Donald Trump’s former personal attorney turned U.S. Attorney, Lindsey Halligan, did not give Attorney General Pam Bondi a heads-up before seeking an indictment of the president’s nemesis, Letitia James.
The New York attorney general was charged with one count of bank fraud and one count of making false statements to a financial institution on Friday.
She is the second top Trump foe to face charges after the indictment of former FBI director James Comey.
But Bondi, the top law enforcement official in the U.S., and other senior officials at the Justice Department, including Deputy Attorney General Todd Blanche, were caught off guard that the U.S. Attorney for the Eastern District of Virginia had presented to a grand jury, according to ABC News.

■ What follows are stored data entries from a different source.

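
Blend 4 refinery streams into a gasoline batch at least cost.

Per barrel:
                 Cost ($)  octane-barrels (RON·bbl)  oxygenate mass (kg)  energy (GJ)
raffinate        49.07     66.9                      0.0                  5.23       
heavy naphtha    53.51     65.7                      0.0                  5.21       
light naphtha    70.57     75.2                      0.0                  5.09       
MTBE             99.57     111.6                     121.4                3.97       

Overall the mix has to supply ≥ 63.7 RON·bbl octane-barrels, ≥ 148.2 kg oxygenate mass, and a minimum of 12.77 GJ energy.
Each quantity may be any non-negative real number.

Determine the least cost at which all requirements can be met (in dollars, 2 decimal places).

Let x1 = barrels of raffinate, x2 = barrels of heavy naphtha, x3 = barrels of light naphtha, x4 = barrels of MTBE.
Minimise 49.07x1 + 53.51x2 + 70.57x3 + 99.57x4 subject to:
  66.9x1 + 65.7x2 + 75.2x3 + 111.6x4 ≥ 63.7   (octane-barrels)
  121.4x4 ≥ 148.2   (oxygenate mass)
  5.23x1 + 5.21x2 + 5.09x3 + 3.97x4 ≥ 12.77   (energy)
  x1, x2, x3, x4 ≥ 0.
The cheapest feasible vertex uses only raffinate, MTBE; heavy naphtha, light naphtha are not used. Binding constraints: oxygenate mass and energy.
That vertex is x1 = 1.51503, x4 = 1.22076.
Cost = 49.07·1.51503 + 99.57·1.22076 = 195.8936.

$195.89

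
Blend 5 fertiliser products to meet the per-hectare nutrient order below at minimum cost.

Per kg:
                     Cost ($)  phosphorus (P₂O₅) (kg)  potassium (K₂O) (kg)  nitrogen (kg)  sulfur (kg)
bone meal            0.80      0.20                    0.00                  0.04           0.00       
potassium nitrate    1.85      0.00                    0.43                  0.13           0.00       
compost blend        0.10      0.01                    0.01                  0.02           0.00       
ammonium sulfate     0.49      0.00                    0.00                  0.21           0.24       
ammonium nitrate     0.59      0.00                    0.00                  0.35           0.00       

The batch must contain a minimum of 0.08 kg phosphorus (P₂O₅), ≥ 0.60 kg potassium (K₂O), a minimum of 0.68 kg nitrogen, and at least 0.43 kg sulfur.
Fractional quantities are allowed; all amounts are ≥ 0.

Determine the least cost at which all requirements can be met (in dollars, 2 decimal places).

$3.90

Set it up as a linear program. Let x1 = kg of bone meal, x2 = kg of potassium nitrate, x3 = kg of compost blend, x4 = kg of ammonium sulfate, x5 = kg of ammonium nitrate.
min 0.8x1 + 1.85x2 + 0.1x3 + 0.49x4 + 0.59x5 s.t.:
  0.2x1 + 0.01x3 ≥ 0.08   (phosphorus (P₂O₅))
  0.43x2 + 0.01x3 ≥ 0.6   (potassium (K₂O))
  0.04x1 + 0.13x2 + 0.02x3 + 0.21x4 + 0.35x5 ≥ 0.68   (nitrogen)
  0.24x4 ≥ 0.43   (sulfur)
  x1, x2, x3, x4, x5 ≥ 0.
The optimal basis is {bone meal, potassium nitrate, compost blend, ammonium sulfate}; ammonium nitrate drops out. There the phosphorus (P₂O₅), potassium (K₂O), nitrogen, sulfur constraints are tight.
Optimal quantities: bone meal = 0.04493 kg, potassium nitrate = 1.23 kg, compost blend = 7.101 kg, ammonium sulfate = 1.792 kg.
Objective = 0.8·0.04493 + 1.85·1.23 + 0.1·7.101 + 0.49·1.792 = 3.8996.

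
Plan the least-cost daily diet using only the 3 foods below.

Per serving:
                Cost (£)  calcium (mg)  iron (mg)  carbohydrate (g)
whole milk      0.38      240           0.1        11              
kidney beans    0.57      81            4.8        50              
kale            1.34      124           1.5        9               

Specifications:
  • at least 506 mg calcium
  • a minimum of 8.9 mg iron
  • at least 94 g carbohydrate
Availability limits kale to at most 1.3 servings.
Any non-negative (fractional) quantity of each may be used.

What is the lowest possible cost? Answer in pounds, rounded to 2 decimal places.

£1.61

Treat it as an LP. Let x1 = servings of whole milk, x2 = servings of kidney beans, x3 = servings of kale.
Minimise 0.38x1 + 0.57x2 + 1.34x3 s.t.:
  240x1 + 81x2 + 124x3 ≥ 506   (calcium)
  0.1x1 + 4.8x2 + 1.5x3 ≥ 8.9   (iron)
  11x1 + 50x2 + 9x3 ≥ 94   (carbohydrate)
  x3 ≤ 1.3
  x1, x2, x3 ≥ 0.
At the optimum only whole milk, kidney beans are positive (kale = 0). The calcium and iron requirements are met with equality.
Solving gives x1 = 1.493, x2 = 1.823.
Hence cost = 0.38·1.493 + 0.57·1.823 = £1.6065.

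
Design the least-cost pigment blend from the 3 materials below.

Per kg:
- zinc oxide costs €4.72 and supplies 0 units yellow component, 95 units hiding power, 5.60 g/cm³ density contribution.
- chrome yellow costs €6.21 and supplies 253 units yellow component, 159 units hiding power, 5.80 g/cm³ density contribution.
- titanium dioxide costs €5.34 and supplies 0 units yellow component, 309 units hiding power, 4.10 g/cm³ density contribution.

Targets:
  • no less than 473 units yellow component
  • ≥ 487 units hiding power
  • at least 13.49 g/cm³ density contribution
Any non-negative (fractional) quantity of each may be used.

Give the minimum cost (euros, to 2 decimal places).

€14.98

This is a linear program. Let x1 = kg of zinc oxide, x2 = kg of chrome yellow, x3 = kg of titanium dioxide.
min 4.72x1 + 6.21x2 + 5.34x3 subject to:
  253x2 ≥ 473   (yellow component)
  95x1 + 159x2 + 309x3 ≥ 487   (hiding power)
  5.6x1 + 5.8x2 + 4.1x3 ≥ 13.49   (density contribution)
  x1, x2, x3 ≥ 0.
All 3 inputs are positive at the optimum. There the yellow component, hiding power, density contribution constraints are tight.
Optimal quantities: zinc oxide = 0.02971 kg, chrome yellow = 1.87 kg, titanium dioxide = 0.6049 kg.
Total cost: 4.72·0.02971 + 6.21·1.87 + 5.34·0.6049 = 14.9831.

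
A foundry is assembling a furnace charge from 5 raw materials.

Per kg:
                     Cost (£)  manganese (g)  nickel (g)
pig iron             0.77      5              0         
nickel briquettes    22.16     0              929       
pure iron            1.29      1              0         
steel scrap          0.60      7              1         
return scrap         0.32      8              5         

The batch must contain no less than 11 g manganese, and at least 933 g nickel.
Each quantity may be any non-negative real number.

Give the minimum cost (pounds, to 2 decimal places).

£22.53

Let x1 = kg of pig iron, x2 = kg of nickel briquettes, x3 = kg of pure iron, x4 = kg of steel scrap, x5 = kg of return scrap.
Minimise 0.77x1 + 22.16x2 + 1.29x3 + 0.6x4 + 0.32x5 with:
  5x1 + 1x3 + 7x4 + 8x5 ≥ 11   (manganese)
  929x2 + 1x4 + 5x5 ≥ 933   (nickel)
  x1, x2, x3, x4, x5 ≥ 0.
The minimum-cost mix takes nothing from pig iron, pure iron, steel scrap — only nickel briquettes, return scrap. There the manganese and nickel constraints are tight.
Optimal quantities: nickel briquettes = 0.9969 kg, return scrap = 1.375 kg.
Cost = 22.16·0.9969 + 0.32·1.375 = 22.5313.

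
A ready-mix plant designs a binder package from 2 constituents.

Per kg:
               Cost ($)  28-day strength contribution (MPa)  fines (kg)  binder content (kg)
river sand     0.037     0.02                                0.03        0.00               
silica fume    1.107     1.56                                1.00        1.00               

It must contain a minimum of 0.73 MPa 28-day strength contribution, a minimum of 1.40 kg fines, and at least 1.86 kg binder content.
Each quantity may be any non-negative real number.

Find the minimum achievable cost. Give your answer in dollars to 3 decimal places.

$2.059

Let x1 = kg of river sand, x2 = kg of silica fume.
Minimize 0.037x1 + 1.107x2 subject to:
  0.02x1 + 1.56x2 ≥ 0.73   (28-day strength contribution)
  0.03x1 + 1x2 ≥ 1.4   (fines)
  1x2 ≥ 1.86   (binder content)
  x1, x2 ≥ 0.
At the optimum only silica fume is positive (river sand = 0). The binder content requirement is met with equality.
Optimal quantities: silica fume = 1.86 kg.
Cost = 1.107·1.86 = 2.05902.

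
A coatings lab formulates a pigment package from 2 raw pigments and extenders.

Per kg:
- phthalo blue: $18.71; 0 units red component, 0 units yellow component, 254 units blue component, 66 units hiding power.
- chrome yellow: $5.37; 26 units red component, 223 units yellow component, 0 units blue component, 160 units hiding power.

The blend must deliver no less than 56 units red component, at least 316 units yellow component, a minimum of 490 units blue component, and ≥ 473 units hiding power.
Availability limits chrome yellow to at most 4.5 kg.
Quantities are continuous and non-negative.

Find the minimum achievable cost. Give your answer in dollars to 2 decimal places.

Let x1 = kg of phthalo blue, x2 = kg of chrome yellow.
Minimise 18.71x1 + 5.37x2 s.t.:
  26x2 ≥ 56   (red component)
  223x2 ≥ 316   (yellow component)
  254x1 ≥ 490   (blue component)
  66x1 + 160x2 ≥ 473   (hiding power)
  x2 ≤ 4.5
  x1, x2 ≥ 0.
Both inputs are positive at the optimum. There the blue component and hiding power constraints are tight.
That vertex is x1 = 1.9291, x2 = 2.1605.
Cost = 18.71·1.9291 + 5.37·2.1605 = 47.6953.

$47.70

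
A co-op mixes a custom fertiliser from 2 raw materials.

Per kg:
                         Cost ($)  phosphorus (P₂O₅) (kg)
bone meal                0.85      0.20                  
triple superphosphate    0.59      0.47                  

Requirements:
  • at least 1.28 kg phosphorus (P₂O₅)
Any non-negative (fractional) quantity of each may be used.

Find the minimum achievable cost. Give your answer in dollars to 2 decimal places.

Let x1 = kg of bone meal, x2 = kg of triple superphosphate.
Minimise 0.85x1 + 0.59x2 with:
  0.2x1 + 0.47x2 ≥ 1.28   (phosphorus (P₂O₅))
  x1, x2 ≥ 0.
The optimal basis is {triple superphosphate}; bone meal drops out. Binding constraint: phosphorus (P₂O₅).
Optimal quantities: triple superphosphate = 2.723 kg.
Objective = 0.59·2.723 = 1.6066.

$1.61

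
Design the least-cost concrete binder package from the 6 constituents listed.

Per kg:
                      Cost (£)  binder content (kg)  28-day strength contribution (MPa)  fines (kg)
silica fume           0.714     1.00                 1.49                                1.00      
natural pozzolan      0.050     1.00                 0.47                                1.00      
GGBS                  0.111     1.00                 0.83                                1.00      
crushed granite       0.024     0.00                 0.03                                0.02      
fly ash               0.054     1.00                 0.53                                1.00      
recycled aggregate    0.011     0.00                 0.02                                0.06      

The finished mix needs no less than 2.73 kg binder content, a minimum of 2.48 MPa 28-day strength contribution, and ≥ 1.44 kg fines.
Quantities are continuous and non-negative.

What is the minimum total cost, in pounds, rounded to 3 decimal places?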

While top Justice Department officials had expected Halligan, a former Miss Colorado USA beauty pageant contestant, to move forward with seeking an indictment, they were not told until after she had already presented the case.
“This Justice Department is united as one team in our mission to make America safe again and the Attorney General, Deputy Attorney General, along with the entire team at Main Justice continue to empower our US Attorneys to pursue justice in every case,” a DOJ spokesperson said in a statement to Daily Beast.

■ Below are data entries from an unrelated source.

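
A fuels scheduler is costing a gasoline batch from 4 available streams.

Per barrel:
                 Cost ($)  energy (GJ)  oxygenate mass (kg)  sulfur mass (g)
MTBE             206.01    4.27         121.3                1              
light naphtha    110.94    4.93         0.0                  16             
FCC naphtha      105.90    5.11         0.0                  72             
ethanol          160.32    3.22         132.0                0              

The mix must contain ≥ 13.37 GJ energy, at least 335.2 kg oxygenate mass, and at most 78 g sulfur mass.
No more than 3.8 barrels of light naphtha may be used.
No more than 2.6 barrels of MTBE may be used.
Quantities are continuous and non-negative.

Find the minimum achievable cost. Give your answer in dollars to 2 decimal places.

Treat it as an LP. Let x1 = barrels of MTBE, x2 = barrels of light naphtha, x3 = barrels of FCC naphtha, x4 = barrels of ethanol.
min 206.01x1 + 110.94x2 + 105.9x3 + 160.32x4 with:
  4.27x1 + 4.93x2 + 5.11x3 + 3.22x4 ≥ 13.37   (energy)
  121.3x1 + 132x4 ≥ 335.2   (oxygenate mass)
  1x1 + 16x2 + 72x3 ≤ 78   (sulfur mass)
  x2 ≤ 3.8
  x1 ≤ 2.6
  x1, x2, x3, x4 ≥ 0.
The optimal basis is {FCC naphtha, ethanol}; MTBE, light naphtha drop out. Binding constraints: energy and oxygenate mass.
So FCC naphtha = 1.0163 barrels, ethanol = 2.5394 barrels.
Cost = 105.9·1.0163 + 160.32·2.5394 = 514.7428.

$514.74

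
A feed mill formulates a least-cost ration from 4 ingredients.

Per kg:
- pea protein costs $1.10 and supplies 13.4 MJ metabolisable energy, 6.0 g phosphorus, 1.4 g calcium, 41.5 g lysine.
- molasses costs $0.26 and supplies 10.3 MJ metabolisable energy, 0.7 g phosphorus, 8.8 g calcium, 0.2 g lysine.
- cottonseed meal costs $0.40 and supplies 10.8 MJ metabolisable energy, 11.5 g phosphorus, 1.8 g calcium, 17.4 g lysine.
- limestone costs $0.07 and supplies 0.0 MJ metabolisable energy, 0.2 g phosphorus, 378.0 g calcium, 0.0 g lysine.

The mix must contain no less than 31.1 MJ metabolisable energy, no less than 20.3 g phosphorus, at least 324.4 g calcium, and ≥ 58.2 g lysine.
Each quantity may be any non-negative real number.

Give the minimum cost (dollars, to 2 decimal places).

$1.40

Let x1 = kg of pea protein, x2 = kg of molasses, x3 = kg of cottonseed meal, x4 = kg of limestone.
Minimise 1.1x1 + 0.26x2 + 0.4x3 + 0.07x4 s.t.:
  13.4x1 + 10.3x2 + 10.8x3 ≥ 31.1   (metabolisable energy)
  6x1 + 0.7x2 + 11.5x3 + 0.2x4 ≥ 20.3   (phosphorus)
  1.4x1 + 8.8x2 + 1.8x3 + 378x4 ≥ 324.4   (calcium)
  41.5x1 + 0.2x2 + 17.4x3 ≥ 58.2   (lysine)
  x1, x2, x3, x4 ≥ 0.
The minimum-cost mix takes nothing from pea protein, molasses — only cottonseed meal, limestone. The calcium and lysine requirements are met with equality.
Solving gives x3 = 3.345, x4 = 0.8423.
Total cost: 0.4·3.345 + 0.07·0.8423 = 1.3970.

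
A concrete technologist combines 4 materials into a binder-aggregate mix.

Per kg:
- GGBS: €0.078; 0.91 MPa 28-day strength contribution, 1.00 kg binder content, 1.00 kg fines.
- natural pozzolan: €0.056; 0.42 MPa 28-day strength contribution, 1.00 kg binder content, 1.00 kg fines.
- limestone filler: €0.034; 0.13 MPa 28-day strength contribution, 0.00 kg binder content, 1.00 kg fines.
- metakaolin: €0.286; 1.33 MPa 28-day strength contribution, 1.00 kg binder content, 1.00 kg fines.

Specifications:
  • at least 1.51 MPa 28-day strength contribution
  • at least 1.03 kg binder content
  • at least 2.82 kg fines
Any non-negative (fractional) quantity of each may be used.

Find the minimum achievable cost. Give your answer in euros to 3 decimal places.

This is a linear program. Let x1 = kg of GGBS, x2 = kg of natural pozzolan, x3 = kg of limestone filler, x4 = kg of metakaolin.
Minimise 0.078x1 + 0.056x2 + 0.034x3 + 0.286x4 s.t.:
  0.91x1 + 0.42x2 + 0.13x3 + 1.33x4 ≥ 1.51   (28-day strength contribution)
  1x1 + 1x2 + 1x4 ≥ 1.03   (binder content)
  1x1 + 1x2 + 1x3 + 1x4 ≥ 2.82   (fines)
  x1, x2, x3, x4 ≥ 0.
The minimum-cost mix takes nothing from natural pozzolan, metakaolin — only GGBS, limestone filler. There the 28-day strength contribution and fines constraints are tight.
That vertex is x1 = 1.466, x3 = 1.354.
Total cost: 0.078·1.466 + 0.034·1.354 = 0.16038.

€0.160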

The president has been accused of using the Justice Department to seek revenge against his perceived enemies, including James and Comey, after the president publicly pressured Bondi to take action in a since-deleted Truth Social post. There have been several reports that Trump, 79, had intended it as a direct message.

While Bondi was not informed in advance, Ed Martin, Trump’s previous pick for U.S. Attorney for Washington, DC, before his nomination was yanked over GOP opposition in the Senate, was told, according to the report.
Martin has been serving as a Justice Department special attorney on mortgage fraud and was captured bizarrely posing for photos outside James’ Brooklyn home in August as he investigated her.
On Thursday morning, he posted a picture of an eagle flying over the Brooklyn Bridge on X.
The indictment came against the recommendation of prosecutors who had investigated claims of mortgage fraud against James for months.
Halligan was appointed as acting U.S. attorney after the interim U.S. Attorney Erik Siebert resigned amid pressure to bring charges.

For years, James pursued cases against the president and the Trump Organization. In 2022, her office sued him and his business for fraud, which led to a more than $350 million judgment that ballooned to more than half a billion dollars before it was thrown out over the summer.
After the news that a grand jury returned an indictment, James released a video in which she called the charges “baseless.”
“This is nothing more than a continuation of the president’s desperate weaponization of our justice system,” James said. “He’s forcing federal law enforcement agencies to do his bidding all because I did my job as the New York State Attorney General.”